Expanding gas coming out of the tanks gets pretty cold. Maybe something froze up. See how it's doing after an hour of not trying to use it. If it's better, then you need to hunt for where it's freezing up and figure out how to solve that.

Just a wild guess though. I've used pressurized gasses for other things, but not specifically for beer. In cobbled together plumbing, freeze ups happened.
 
Expanding gas coming out of the tanks gets pretty cold. Maybe something froze up. See how it's doing after an hour of not trying to use it. If it's better, then you need to hunt for where it's freezing up and figure out how to solve that.

Just a wild guess though. I've used pressurized gasses for other things, but not specifically for beer. In cobbled together plumbing, freeze ups happened.

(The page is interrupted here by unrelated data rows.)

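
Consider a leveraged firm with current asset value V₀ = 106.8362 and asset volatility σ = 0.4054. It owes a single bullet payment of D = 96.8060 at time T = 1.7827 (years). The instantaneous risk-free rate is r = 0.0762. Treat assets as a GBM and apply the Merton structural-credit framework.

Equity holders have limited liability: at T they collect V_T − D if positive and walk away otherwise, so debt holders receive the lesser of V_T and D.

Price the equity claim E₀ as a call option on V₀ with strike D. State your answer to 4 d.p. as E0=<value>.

E0=33.4022

d₁ = [ln(V₀/D) + (r + σ²/2)T] / (σ√T)
   = [ln(106.8362/96.8060) + (0.0762 + 0.5·0.4054²)·1.7827] / (0.4054·√1.7827)
   = [0.098588 + 0.282334] / 0.541281 = 0.703742
d₂ = d₁ − σ√T = 0.703742 − 0.541281 = 0.162461
N(d₁) = 0.759203,  N(d₂) = 0.564529,  e^(−rT) = 0.872981
E₀ = V₀·N(d₁) − D·e^(−rT)·N(d₂)
   = 106.8362·0.759203 − 96.8060·0.872981·0.564529 = 33.402212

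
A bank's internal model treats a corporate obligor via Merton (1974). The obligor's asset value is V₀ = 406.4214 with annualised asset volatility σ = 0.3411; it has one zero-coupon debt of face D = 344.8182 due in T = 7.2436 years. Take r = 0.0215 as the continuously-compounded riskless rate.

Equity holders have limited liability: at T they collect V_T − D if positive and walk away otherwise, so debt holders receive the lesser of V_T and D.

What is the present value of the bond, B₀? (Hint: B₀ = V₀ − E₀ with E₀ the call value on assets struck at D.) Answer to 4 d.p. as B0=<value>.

B0=219.7810

d₁ = [ln(V₀/D) + (r + σ²/2)T] / (σ√T)
   = [ln(406.4214/344.8182) + (0.0215 + 0.5·0.3411²)·7.2436] / (0.3411·√7.2436)
   = [0.164373 + 0.577131] / 0.918034 = 0.807709
d₂ = d₁ − σ√T = 0.807709 − 0.918034 = -0.110326
N(d₁) = 0.790371,  N(d₂) = 0.456075,  e^(−rT) = 0.855784
E₀ = V₀·N(d₁) − D·e^(−rT)·N(d₂)
   = 406.4214·0.790371 − 344.8182·0.855784·0.456075 = 186.640360
B₀ = V₀ − E₀ = 406.4214 − 186.640360 = 219.781040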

The kegerator is set to around 37F... if something froze wouldn't the beer be blocked from being poured? Maybe the diffusion plate on the tap got gunked up... ill try cleaning it see if that helps and try leaving it alone for awhile if its a freezing issue. It's still strange that I could get the nitrogen in the keg so fast in like 5 minutes...
 
I think I know what happened. After doing some reading about nitro setups I found out the nitrogen doesn't get dissolved in the beer its used to dissipate the CO2 out to create the creamy head Guinness is known for. The beer didn't have time to absorb the CO2 in 5 minutes after being hooked up to gas so it may have had some low levels of carbonation out of the fermenter. Thats the best explanation I can come up with.